Cultural nationalism is an unmitigated evil, and I would not hesitate to call it fascism, if it were not unfair to the Duce. Given the choice between the anti-white, anti-straight, anti-male bigotry of the left and the National Socialism offered by the Republican mountebanks selling virtue in a bottle or a book, I prefer the left, because with them the war is open and waged without hypocrisy. Besides, all their petty nationalisms might even lead to something like literature and art, while the big government conservatives would turn us into a nation of indoctrination camps in the form of the public schools that are at the center of many of their schemes.

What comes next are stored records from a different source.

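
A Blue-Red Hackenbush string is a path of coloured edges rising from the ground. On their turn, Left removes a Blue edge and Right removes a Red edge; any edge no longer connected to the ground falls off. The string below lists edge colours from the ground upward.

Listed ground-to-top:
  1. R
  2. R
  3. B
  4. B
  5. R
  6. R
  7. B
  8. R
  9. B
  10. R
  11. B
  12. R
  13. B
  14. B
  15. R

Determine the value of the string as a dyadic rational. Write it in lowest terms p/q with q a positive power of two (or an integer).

-11603/8192

G(R) = { none | 0 } gives -1
G(RR) = { none | -1,0 } gives -2
G(RRB) = { -2 | -1,0 } gives -3/2
G(RRBB) = { -2,-3/2 | -1,0 } gives -5/4
G(RRBBR) = { -2,-3/2 | -5/4,-1,0 } gives -11/8
G(RRBBRR) = { -2,-3/2 | -11/8,-5/4,-1,0 } gives -23/16
G(RRBBRRB) = { -2,-3/2,-23/16 | -11/8,-5/4,-1,0 } gives -45/32
G(RRBBRRBR) = { -2,-3/2,-23/16 | -45/32,-11/8,-5/4,-1,0 } gives -91/64
G(RRBBRRBRB) = { -2,-3/2,-23/16,-91/64 | -45/32,-11/8,-5/4,-1,0 } gives -181/128
G(RRBBRRBRBR) = { -2,-3/2,-23/16,-91/64 | -181/128,-45/32,-11/8,-5/4,-1,0 } gives -363/256
G(RRBBRRBRBRB) = { -2,-3/2,-23/16,-91/64,-363/256 | -181/128,-45/32,-11/8,-5/4,-1,0 } gives -725/512
G(RRBBRRBRBRBR) = { -2,-3/2,-23/16,-91/64,-363/256 | -725/512,-181/128,-45/32,-11/8,-5/4,-1,0 } gives -1451/1024
G(RRBBRRBRBRBRB) = { -2,-3/2,-23/16,-91/64,-363/256,-1451/1024 | -725/512,-181/128,-45/32,-11/8,-5/4,-1,0 } gives -2901/2048
G(RRBBRRBRBRBRBB) = { -2,-3/2,-23/16,-91/64,-363/256,-1451/1024,-2901/2048 | -725/512,-181/128,-45/32,-11/8,-5/4,-1,0 } gives -5801/4096
G(RRBBRRBRBRBRBBR) = { -2,-3/2,-23/16,-91/64,-363/256,-1451/1024,-2901/2048 | -5801/4096,-725/512,-181/128,-45/32,-11/8,-5/4,-1,0 } gives -11603/8192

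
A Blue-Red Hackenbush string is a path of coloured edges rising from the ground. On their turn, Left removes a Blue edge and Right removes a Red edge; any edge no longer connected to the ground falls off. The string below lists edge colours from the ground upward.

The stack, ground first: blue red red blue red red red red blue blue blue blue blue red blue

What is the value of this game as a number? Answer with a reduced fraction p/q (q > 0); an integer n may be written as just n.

Recurse on prefixes of the 15-edge string blue red red blue red red red red blue blue blue blue blue red blue:
value_1 [b]  L=[0]  R=[∅]  → 1
value_2 [br]  L=[0]  R=[1]  → 1/2
value_3 [brr]  L=[0]  R=[1/2,1]  → 1/4
value_4 [brrb]  L=[0,1/4]  R=[1/2,1]  → 3/8
value_5 [brrbr]  L=[0,1/4]  R=[3/8,1/2,1]  → 5/16
value_6 [brrbrr]  L=[0,1/4]  R=[5/16,3/8,1/2,1]  → 9/32
value_7 [brrbrrr]  L=[0,1/4]  R=[9/32,5/16,3/8,1/2,1]  → 17/64
value_8 [brrbrrrr]  L=[0,1/4]  R=[17/64,9/32,5/16,3/8,1/2,1]  → 33/128
value_9 [brrbrrrrb]  L=[0,1/4,33/128]  R=[17/64,9/32,5/16,3/8,1/2,1]  → 67/256
value_10 [brrbrrrrbb]  L=[0,1/4,33/128,67/256]  R=[17/64,9/32,5/16,3/8,1/2,1]  → 135/512
value_11 [brrbrrrrbbb]  L=[0,1/4,33/128,67/256,135/512]  R=[17/64,9/32,5/16,3/8,1/2,1]  → 271/1024
value_12 [brrbrrrrbbbb]  L=[0,1/4,33/128,67/256,135/512,271/1024]  R=[17/64,9/32,5/16,3/8,1/2,1]  → 543/2048
value_13 [brrbrrrrbbbbb]  L=[0,1/4,33/128,67/256,135/512,271/1024,543/2048]  R=[17/64,9/32,5/16,3/8,1/2,1]  → 1087/4096
value_14 [brrbrrrrbbbbbr]  L=[0,1/4,33/128,67/256,135/512,271/1024,543/2048]  R=[1087/4096,17/64,9/32,5/16,3/8,1/2,1]  → 2173/8192
value_15 [brrbrrrrbbbbbrb]  L=[0,1/4,33/128,67/256,135/512,271/1024,543/2048,2173/8192]  R=[1087/4096,17/64,9/32,5/16,3/8,1/2,1]  → 4347/16384

4347/16384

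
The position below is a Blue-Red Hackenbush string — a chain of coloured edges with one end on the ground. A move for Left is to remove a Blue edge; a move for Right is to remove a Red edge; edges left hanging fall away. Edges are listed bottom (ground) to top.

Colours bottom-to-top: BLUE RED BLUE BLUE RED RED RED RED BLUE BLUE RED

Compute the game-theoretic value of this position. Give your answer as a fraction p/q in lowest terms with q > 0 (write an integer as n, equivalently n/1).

v(B) = { 0 | ∅ } so 1
v(BR) = { 0 | 1 } so 1/2
v(BRB) = { 0; 1/2 | 1 } so 3/4
v(BRBB) = { 0; 1/2; 3/4 | 1 } so 7/8
v(BRBBR) = { 0; 1/2; 3/4 | 7/8; 1 } so 13/16
v(BRBBRR) = { 0; 1/2; 3/4 | 13/16; 7/8; 1 } so 25/32
v(BRBBRRR) = { 0; 1/2; 3/4 | 25/32; 13/16; 7/8; 1 } so 49/64
v(BRBBRRRR) = { 0; 1/2; 3/4 | 49/64; 25/32; 13/16; 7/8; 1 } so 97/128
v(BRBBRRRRB) = { 0; 1/2; 3/4; 97/128 | 49/64; 25/32; 13/16; 7/8; 1 } so 195/256
v(BRBBRRRRBB) = { 0; 1/2; 3/4; 97/128; 195/256 | 49/64; 25/32; 13/16; 7/8; 1 } so 391/512
v(BRBBRRRRBBR) = { 0; 1/2; 3/4; 97/128; 195/256 | 391/512; 49/64; 25/32; 13/16; 7/8; 1 } so 781/1024

781/1024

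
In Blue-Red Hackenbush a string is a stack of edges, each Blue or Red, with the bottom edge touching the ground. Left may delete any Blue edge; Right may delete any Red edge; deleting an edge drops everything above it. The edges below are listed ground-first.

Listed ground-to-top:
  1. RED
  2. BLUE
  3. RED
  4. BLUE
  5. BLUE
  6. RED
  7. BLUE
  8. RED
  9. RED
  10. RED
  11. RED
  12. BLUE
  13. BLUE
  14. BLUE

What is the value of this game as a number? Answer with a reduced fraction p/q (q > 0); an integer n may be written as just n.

-4849/8192

Build val(s[:k]) for k = 1..14, string s = RED BLUE RED BLUE BLUE RED BLUE RED RED RED RED BLUE BLUE BLUE.
1 of 14 · R · max L −∞ · min R 0 gives -1
2 of 14 · RB · max L -1 · min R 0 gives -1/2
3 of 14 · RBR · max L -1 · min R -1/2 gives -3/4
4 of 14 · RBRB · max L -3/4 · min R -1/2 gives -5/8
5 of 14 · RBRBB · max L -5/8 · min R -1/2 gives -9/16
6 of 14 · RBRBBR · max L -5/8 · min R -9/16 gives -19/32
7 of 14 · RBRBBRB · max L -19/32 · min R -9/16 gives -37/64
8 of 14 · RBRBBRBR · max L -19/32 · min R -37/64 gives -75/128
9 of 14 · RBRBBRBRR · max L -19/32 · min R -75/128 gives -151/256
10 of 14 · RBRBBRBRRR · max L -19/32 · min R -151/256 gives -303/512
11 of 14 · RBRBBRBRRRR · max L -19/32 · min R -303/512 gives -607/1024
12 of 14 · RBRBBRBRRRRB · max L -607/1024 · min R -303/512 gives -1213/2048
13 of 14 · RBRBBRBRRRRBB · max L -1213/2048 · min R -303/512 gives -2425/4096
14 of 14 · RBRBBRBRRRRBBB · max L -2425/4096 · min R -303/512 gives -4849/8192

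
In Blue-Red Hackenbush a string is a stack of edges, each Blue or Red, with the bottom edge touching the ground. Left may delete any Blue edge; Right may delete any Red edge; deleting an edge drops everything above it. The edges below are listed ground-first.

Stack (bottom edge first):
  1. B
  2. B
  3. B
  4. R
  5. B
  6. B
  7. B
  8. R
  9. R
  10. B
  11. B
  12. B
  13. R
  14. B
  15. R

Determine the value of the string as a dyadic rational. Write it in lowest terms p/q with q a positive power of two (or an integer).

Recurse on prefixes of the 15-edge string B B B R B B B R R B B B R B R:
edge 1 of 15 (B): { 0 | none } = 1
edge 2 of 15 (B): { 0 1 | none } = 2
edge 3 of 15 (B): { 0 1 2 | none } = 3
edge 4 of 15 (R): { 0 1 2 | 3 } = 5/2
edge 5 of 15 (B): { 0 1 2 5/2 | 3 } = 11/4
edge 6 of 15 (B): { 0 1 2 5/2 11/4 | 3 } = 23/8
edge 7 of 15 (B): { 0 1 2 5/2 11/4 23/8 | 3 } = 47/16
edge 8 of 15 (R): { 0 1 2 5/2 11/4 23/8 | 47/16 3 } = 93/32
edge 9 of 15 (R): { 0 1 2 5/2 11/4 23/8 | 93/32 47/16 3 } = 185/64
edge 10 of 15 (B): { 0 1 2 5/2 11/4 23/8 185/64 | 93/32 47/16 3 } = 371/128
edge 11 of 15 (B): { 0 1 2 5/2 11/4 23/8 185/64 371/128 | 93/32 47/16 3 } = 743/256
edge 12 of 15 (B): { 0 1 2 5/2 11/4 23/8 185/64 371/128 743/256 | 93/32 47/16 3 } = 1487/512
edge 13 of 15 (R): { 0 1 2 5/2 11/4 23/8 185/64 371/128 743/256 | 1487/512 93/32 47/16 3 } = 2973/1024
edge 14 of 15 (B): { 0 1 2 5/2 11/4 23/8 185/64 371/128 743/256 2973/1024 | 1487/512 93/32 47/16 3 } = 5947/2048
edge 15 of 15 (R): { 0 1 2 5/2 11/4 23/8 185/64 371/128 743/256 2973/1024 | 5947/2048 1487/512 93/32 47/16 3 } = 11893/4096

11893/4096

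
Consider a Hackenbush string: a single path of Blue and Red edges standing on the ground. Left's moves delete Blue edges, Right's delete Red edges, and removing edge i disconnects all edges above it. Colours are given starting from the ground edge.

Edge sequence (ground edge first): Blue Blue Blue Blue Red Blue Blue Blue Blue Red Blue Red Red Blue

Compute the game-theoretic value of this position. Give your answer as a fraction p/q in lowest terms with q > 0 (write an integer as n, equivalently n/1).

4051/1024

G_1 [B]  L=[0]  R=[]  gives 1
G_2 [BB]  L=[0, 1]  R=[]  gives 2
G_3 [BBB]  L=[0, 1, 2]  R=[]  gives 3
G_4 [BBBB]  L=[0, 1, 2, 3]  R=[]  gives 4
G_5 [BBBBR]  L=[0, 1, 2, 3]  R=[4]  gives 7/2
G_6 [BBBBRB]  L=[0, 1, 2, 3, 7/2]  R=[4]  gives 15/4
G_7 [BBBBRBB]  L=[0, 1, 2, 3, 7/2, 15/4]  R=[4]  gives 31/8
G_8 [BBBBRBBB]  L=[0, 1, 2, 3, 7/2, 15/4, 31/8]  R=[4]  gives 63/16
G_9 [BBBBRBBBB]  L=[0, 1, 2, 3, 7/2, 15/4, 31/8, 63/16]  R=[4]  gives 127/32
G_10 [BBBBRBBBBR]  L=[0, 1, 2, 3, 7/2, 15/4, 31/8, 63/16]  R=[127/32, 4]  gives 253/64
G_11 [BBBBRBBBBRB]  L=[0, 1, 2, 3, 7/2, 15/4, 31/8, 63/16, 253/64]  R=[127/32, 4]  gives 507/128
G_12 [BBBBRBBBBRBR]  L=[0, 1, 2, 3, 7/2, 15/4, 31/8, 63/16, 253/64]  R=[507/128, 127/32, 4]  gives 1013/256
G_13 [BBBBRBBBBRBRR]  L=[0, 1, 2, 3, 7/2, 15/4, 31/8, 63/16, 253/64]  R=[1013/256, 507/128, 127/32, 4]  gives 2025/512
G_14 [BBBBRBBBBRBRRB]  L=[0, 1, 2, 3, 7/2, 15/4, 31/8, 63/16, 253/64, 2025/512]  R=[1013/256, 507/128, 127/32, 4]  gives 4051/1024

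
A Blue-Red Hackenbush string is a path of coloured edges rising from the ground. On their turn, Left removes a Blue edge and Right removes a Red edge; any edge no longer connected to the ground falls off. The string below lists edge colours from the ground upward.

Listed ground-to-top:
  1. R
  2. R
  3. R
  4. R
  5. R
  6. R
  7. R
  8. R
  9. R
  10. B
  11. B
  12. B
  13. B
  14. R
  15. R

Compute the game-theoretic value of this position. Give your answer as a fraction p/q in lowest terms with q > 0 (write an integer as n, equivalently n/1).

Build G(s[:k]) for k = 1..15, string s = R R R R R R R R R B B B B R R.
G(R) = { (no moves) | 0 } = -1
G(RR) = { (no moves) | -1; 0 } = -2
G(RRR) = { (no moves) | -2; -1; 0 } = -3
G(RRRR) = { (no moves) | -3; -2; -1; 0 } = -4
G(RRRRR) = { (no moves) | -4; -3; -2; -1; 0 } = -5
G(RRRRRR) = { (no moves) | -5; -4; -3; -2; -1; 0 } = -6
G(RRRRRRR) = { (no moves) | -6; -5; -4; -3; -2; -1; 0 } = -7
G(RRRRRRRR) = { (no moves) | -7; -6; -5; -4; -3; -2; -1; 0 } = -8
G(RRRRRRRRR) = { (no moves) | -8; -7; -6; -5; -4; -3; -2; -1; 0 } = -9
G(RRRRRRRRRB) = { -9 | -8; -7; -6; -5; -4; -3; -2; -1; 0 } = -17/2
G(RRRRRRRRRBB) = { -9; -17/2 | -8; -7; -6; -5; -4; -3; -2; -1; 0 } = -33/4
G(RRRRRRRRRBBB) = { -9; -17/2; -33/4 | -8; -7; -6; -5; -4; -3; -2; -1; 0 } = -65/8
G(RRRRRRRRRBBBB) = { -9; -17/2; -33/4; -65/8 | -8; -7; -6; -5; -4; -3; -2; -1; 0 } = -129/16
G(RRRRRRRRRBBBBR) = { -9; -17/2; -33/4; -65/8 | -129/16; -8; -7; -6; -5; -4; -3; -2; -1; 0 } = -259/32
G(RRRRRRRRRBBBBRR) = { -9; -17/2; -33/4; -65/8 | -259/32; -129/16; -8; -7; -6; -5; -4; -3; -2; -1; 0 } = -519/64

-519/64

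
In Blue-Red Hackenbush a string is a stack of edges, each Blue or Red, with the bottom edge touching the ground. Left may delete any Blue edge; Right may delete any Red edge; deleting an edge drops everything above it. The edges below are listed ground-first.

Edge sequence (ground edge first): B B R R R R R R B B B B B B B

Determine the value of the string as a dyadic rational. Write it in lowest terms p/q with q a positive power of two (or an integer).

Recurse on prefixes of the 15-edge string B B R R R R R R B B B B B B B:
1 of 15 · B · max L 0 · min R +∞ → 1
2 of 15 · BB · max L 1 · min R +∞ → 2
3 of 15 · BBR · max L 1 · min R 2 → 3/2
4 of 15 · BBRR · max L 1 · min R 3/2 → 5/4
5 of 15 · BBRRR · max L 1 · min R 5/4 → 9/8
6 of 15 · BBRRRR · max L 1 · min R 9/8 → 17/16
7 of 15 · BBRRRRR · max L 1 · min R 17/16 → 33/32
8 of 15 · BBRRRRRR · max L 1 · min R 33/32 → 65/64
9 of 15 · BBRRRRRRB · max L 65/64 · min R 33/32 → 131/128
10 of 15 · BBRRRRRRBB · max L 131/128 · min R 33/32 → 263/256
11 of 15 · BBRRRRRRBBB · max L 263/256 · min R 33/32 → 527/512
12 of 15 · BBRRRRRRBBBB · max L 527/512 · min R 33/32 → 1055/1024
13 of 15 · BBRRRRRRBBBBB · max L 1055/1024 · min R 33/32 → 2111/2048
14 of 15 · BBRRRRRRBBBBBB · max L 2111/2048 · min R 33/32 → 4223/4096
15 of 15 · BBRRRRRRBBBBBBB · max L 4223/4096 · min R 33/32 → 8447/8192

8447/8192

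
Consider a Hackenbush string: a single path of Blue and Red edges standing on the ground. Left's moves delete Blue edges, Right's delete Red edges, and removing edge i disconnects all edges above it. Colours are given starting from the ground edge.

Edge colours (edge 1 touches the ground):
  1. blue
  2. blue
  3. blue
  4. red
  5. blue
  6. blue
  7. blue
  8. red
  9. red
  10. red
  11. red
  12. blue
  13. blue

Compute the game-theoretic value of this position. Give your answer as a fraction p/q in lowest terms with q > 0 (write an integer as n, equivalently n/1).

b: Left { 0 }, Right { none } -> simplest 1
bb: Left { 0,1 }, Right { none } -> simplest 2
bbb: Left { 0,1,2 }, Right { none } -> simplest 3
bbbr: Left { 0,1,2 }, Right { 3 } -> simplest 5/2
bbbrb: Left { 0,1,2,5/2 }, Right { 3 } -> simplest 11/4
bbbrbb: Left { 0,1,2,5/2,11/4 }, Right { 3 } -> simplest 23/8
bbbrbbb: Left { 0,1,2,5/2,11/4,23/8 }, Right { 3 } -> simplest 47/16
bbbrbbbr: Left { 0,1,2,5/2,11/4,23/8 }, Right { 47/16,3 } -> simplest 93/32
bbbrbbbrr: Left { 0,1,2,5/2,11/4,23/8 }, Right { 93/32,47/16,3 } -> simplest 185/64
bbbrbbbrrr: Left { 0,1,2,5/2,11/4,23/8 }, Right { 185/64,93/32,47/16,3 } -> simplest 369/128
bbbrbbbrrrr: Left { 0,1,2,5/2,11/4,23/8 }, Right { 369/128,185/64,93/32,47/16,3 } -> simplest 737/256
bbbrbbbrrrrb: Left { 0,1,2,5/2,11/4,23/8,737/256 }, Right { 369/128,185/64,93/32,47/16,3 } -> simplest 1475/512
bbbrbbbrrrrbb: Left { 0,1,2,5/2,11/4,23/8,737/256,1475/512 }, Right { 369/128,185/64,93/32,47/16,3 } -> simplest 2951/1024

2951/1024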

The best hope for American culture today resides in the local, provincial, and ethnic remnants that are struggling to survive; they would be the first victims of cultural nationalism. From everything I can see, there is still vitality in the South and it is growing in the West. In fact, we are living in a time when the massive imperial cultures in the world are all breaking up, and ours is no exception. One evil empire has already collapsed, and the days may be numbered for its opposite number in the West. I do not say there is anything we can or should do to hasten the social and political disintegration of these once United States. On the other hand, something quite different is bound to emerge in the near future: perhaps it will be a slowly decentralizing political system that evolves in the direction of 1787; perhaps it will break up into independent states or regional confederacies; perhaps there will be a tribal warfare within the regions; and perhaps there is even the possibility of a stopgap solution of national socialism imposed by the current elite class. Whatever comes, the real vitality of the nation will continue to be found not in Washington or New York or Hollywood, but in little communities and societies: in the states of the South and West, in groups of men and women who reject both cultural nationalism and the policy of nonresistance that has led to the current immigration crisis. As Alain de Benoist has written of his own country, France, the problem is not so much the cultural wreckage inflicted by too many Third World immigrants who are, after all, only looking for a better life, but in the apparent inability of Europeans and Americans to defend their civilization.